Medina tak mempedulikan Tiara yang memanggilnya. Sungguh, dia saat ini sedang menenangkan hatinya dari jahatnya mulut manusia yang gampang melukai hati. Medina ingin menyerah, "Hidupku bercanda banget ya?"
"Sebenernya Allah benci ya sama aku? Perasaan dari dulu aku terus yang dapat alur hidup buruk," keluh Medina sembari langkahnya terus berlari sampai keluar dari rumah Safira. Tak ada gunanya juga meladeni dua sejoli yang menyakitinya. Cukup tahu saja bahwa dulu dia teramat bodoh mengagung-agungkan laki-laki yang salah.
Medina berhenti di depan mobil Tiara. Cairan bening dsri kelopak matanya terus mengalir. Entah ke seribu kali cairan itu tak bisa berhenti. Saking sakitnya dengan alur hidup yang baru saja terjadi, "Kenapa harus aku, Allah? Aku dosa banget ya jadi manusia sampai aku nggak boleh mencicipi kebahagiaan? Mulai dari gagal masuk sekolah impian, gagal masuk universitas favorite, gagal punya keluarga lengkap, Mama nggak ada, Papa sibuk dengan dirinya sendiri, gagal urusan percintaan sampai gagal jadi perempuan."
"Habis ini gagal apalagi?" tanya Medina seolah-olah berbicara dengan Tuhannya. Sorot mata yang tertutupi buliran bening itu menatap langit yang gelap.
"Tuhan udah percaya sama kamu kalau kamu itu yang mampu diantara banyaknya hamba-hambanya, Med!" seru Tiara yang saat ini ada di samping Medina. Dia ingin menenangkan sahabatnya tapi dia juga tak mau menggangu Medina yang tengah bersedih.
Medina menggeleng. Dia tersenyum getir, "Tapi aku nggak mampu. Disisi mananya Allah lihat kalau aku mampu? Aku nggak mampu. Kenapa aku? Aku bilang aku nggak mampu. Kenyataannya aku nggak kuat. Aku capek sendiri. Aku kayak orang bodoh selama ini. Aku sendirian. Aku nggak punya siapa-siapa di rumah. Aku nggak ada tempat berteduh lagi. Aku bodoh. Aku dilihat dari mananya mampu?" isak Medina.

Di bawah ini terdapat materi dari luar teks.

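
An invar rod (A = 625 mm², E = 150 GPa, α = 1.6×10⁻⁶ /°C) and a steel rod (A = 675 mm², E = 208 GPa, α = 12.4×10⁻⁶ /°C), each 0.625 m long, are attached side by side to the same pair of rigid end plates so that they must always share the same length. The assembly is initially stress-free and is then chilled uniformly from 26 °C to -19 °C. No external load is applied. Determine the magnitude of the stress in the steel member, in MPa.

Equilibrium of a rigid end plate with no external load gives equal and opposite internal forces ±P in the two members. Since α_{steel} > α_{invar}, cooling drives the steel into tension and the invar into compression.
Setting the final lengths equal and cancelling L: (α₁ − α₂)ΔT = P/(A₁E₁) + P/(A₂E₂).
|α₁ − α₂|·ΔT = 10.8×10⁻⁶ × 45 = 0.000486.
1/(A₁E₁) + 1/(A₂E₂) = 1/(625×150×10³) + 1/(675×208×10³) = 1.779×10⁻⁸ N⁻¹.
So P = 0.000486 / 1.779×10⁻⁸ = 27.32 kN.
σ_{steel} = P/A₂ = 27320/675 = 40.47 MPa, tensile.

σ ≈ 40.5 MPa (tensile)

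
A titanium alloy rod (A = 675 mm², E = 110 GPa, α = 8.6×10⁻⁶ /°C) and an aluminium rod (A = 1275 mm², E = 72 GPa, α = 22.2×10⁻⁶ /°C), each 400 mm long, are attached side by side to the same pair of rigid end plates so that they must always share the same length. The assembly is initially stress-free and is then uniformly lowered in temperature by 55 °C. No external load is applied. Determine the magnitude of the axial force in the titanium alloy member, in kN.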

Tubuh Medina seakan tak bisa ditopang oleh kedua kakinya. Jatuh bersimpuh di atas lantai yang kotor. Tak peduli dengan lantai itu, Medina menangis sejadi-jadinya, "Ada aku. Aku ada untuk kamu," sahut Tiara yang tak tega dengan keadaan hati sahabatnya yang berantakan saat ini.
"Kamu nggak setiap detik harus ada untuk aku, Ra! Kamu juga punya kesibukan sendiri. Kamu punya masalah sendiri. Nggak mungkin aku selalu menggantungkan kamu terus," seru Medina.
"Aku udah terima kalau aku pengidap endometriosis. Aku terima takdir itu. Tapi kenapa Allah tambah terus takdir lain yang nggak bisa aku terima?" ujar Medina lagi.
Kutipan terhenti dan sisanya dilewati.